68 yaşındaki bir tekerlekli sandalye kullanıcısının asfalt üzerinde sürüklendiği vakalar ve Berlin'de 10 yaşındaki bir çocuğun polis tarafından kovalanıp gözaltına alındığı videolar bunlardan sadece birkaçı. Şiddet uygulamaları arasında dövme, boğma ve acı verme teknikleri ile biber gazı kullanımı bulunuyor. Bazı sokaklar saatlerce abluka altına alınıyor, gösteriler şiddetle dağıtılıyor veya önceden yasaklanıyor.

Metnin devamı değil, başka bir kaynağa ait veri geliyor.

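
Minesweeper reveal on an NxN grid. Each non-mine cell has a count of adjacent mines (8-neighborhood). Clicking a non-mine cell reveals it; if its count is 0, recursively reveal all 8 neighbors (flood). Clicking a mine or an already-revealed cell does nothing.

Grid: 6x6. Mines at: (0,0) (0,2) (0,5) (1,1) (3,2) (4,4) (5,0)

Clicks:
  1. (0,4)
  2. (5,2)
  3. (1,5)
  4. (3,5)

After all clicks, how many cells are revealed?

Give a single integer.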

Rapora göre, devletin baskısı sadece polisle sınırlı değil.
YAHUDİLERE BİLE BASKI VAR
Yabancılar hukuku, antisemitizmle mücadele söylemleri, sağcı medya ve kültürel kurumlar, Filistin dayanışmasını itibarsızlaştırmak için birbirine bağlı şekilde çalışıyor. Bu baskılar özellikle Arap ve Müslüman toplumları, solcu göçmen gruplar ve Yahudi karşıtı Siyonist karşıtları hedef alıyor. Devlet baskısı bazen sol görüşlü Yahudilere de yöneliyor. Örneğin Yahudi aktivist Iris Hefets, 2023 Ekim'den bu yana barışçıl gösterilere katıldığı gerekçesiyle üç kez gözaltına alındı. Hefets'in "Bir Yahudi ve İsrailli olarak: Gazze'de Soykırımı Durdurun" yazılı pankartla gösteriye katıldığı için halkı kin ve nefrete sevk suçlamasıyla yargılandı.
MEDYA DESTEĞİ
Rapora göre baskılar sadece devlet gücüyle hayata geçirilmiyor. Medya da bu önlemlere yönelik destekte belirleyici bir rol oynuyor ve Gazze'deki soykırımı ve Filistinlilere yönelik şiddeti sürekli olarak küçümsüyor. Bu nedenle Almanya'daki solun ve sosyal hareketlerin bazı kesimleri bile itibar kaybı ya da maddi kaynakların kesilmesi korkusuyla büyüyen otoriterliğe karşı çıkmaktan geri duruyor. Raporda, "Bir soykırıma ortak olmanın yanı sıra, Almanya'da toplumun yeniden militarize edilmesi, farklı görüşlerin aşırıcılık olarak yeniden tanımlanması ve özgürlük hareketlerinin Nazizm ile eşitlenmesi girişimlerine tanıklık ediyoruz. Bugün Filistin yanlısı harekete karşı test edilen tedbirler, gelecekte çevre savunucularından diğer muhalif gruplara karşı da kullanılabilir" ifadesi kullanıldı.
RAPORDA NE VAR?
TNI raporu, Almanya'nın İsrail'in apartheid uygulamalarına, savaş suçlarına ve Gazze'deki soykırıma verdiği desteğin, içeride baskıcı politikalara, kitlesel gözetim ve polis şiddetine dönüştüğünü belirtti. Rapora göre Almanya, "Filistin dayanışmasını kriminalize etme laboratuvarına" dönüşmüş durumda. Raporda bir avukatın, "Almanya'nın İsrail apartheid rejimine ve savaş suçlarına verdiği destek, ülke içinde baskı, kitlesel gözetim, polis şiddeti ve ifade özgürlüğünün kısıtlanması olarak geri dönüyor. Almanya bu şiddeti yalnızca ithal etmiyor: Bunu rafine ediyor, kurumsallaştırıyor ve ihraç ediyor. Ülke, Filistin'le dayanışmanın kriminalize edilmesi için bir test alanına dönüşmüş durumda. Devlet, protesto yasaklama ve ifade özgürlüğünü kısıtlamada anayasal düzenin sınırlarını zorlayarak, bu düzenin artık tanınamaz hâle gelmesine yol açıyor. Bugün Berlin'de olanlar yarın başka ülkeler için bir model hâline geliyor" sözlerine yer verildi.
ALMANYA YİNE YANLIŞ TARAFTA
Raporda özetle, "Almanya'nın Holokost'a karşı tarihsel sorumluluğu, başka bir soykırımı savunmak ve buna karşı çıkanları bastırmak için rutin bir gerekçe olarak kullanılıyor. İsrail devletini eleştiren kişiler, ki aralarında çok sayıda Yahudi de bulunuyor, antisemit olarak damgalanırken, kaybettikleri yakınlarına yas tutan ve adalet isteyen Filistinliler kamu düzenine tehdit olarak tanımlanıyor. Almanya şu anda Gazze'deki soykırıma suç ortaklığı yapıyor ve bir kez daha tarihin doğru tarafında durma fırsatını kaçırdı" denildi.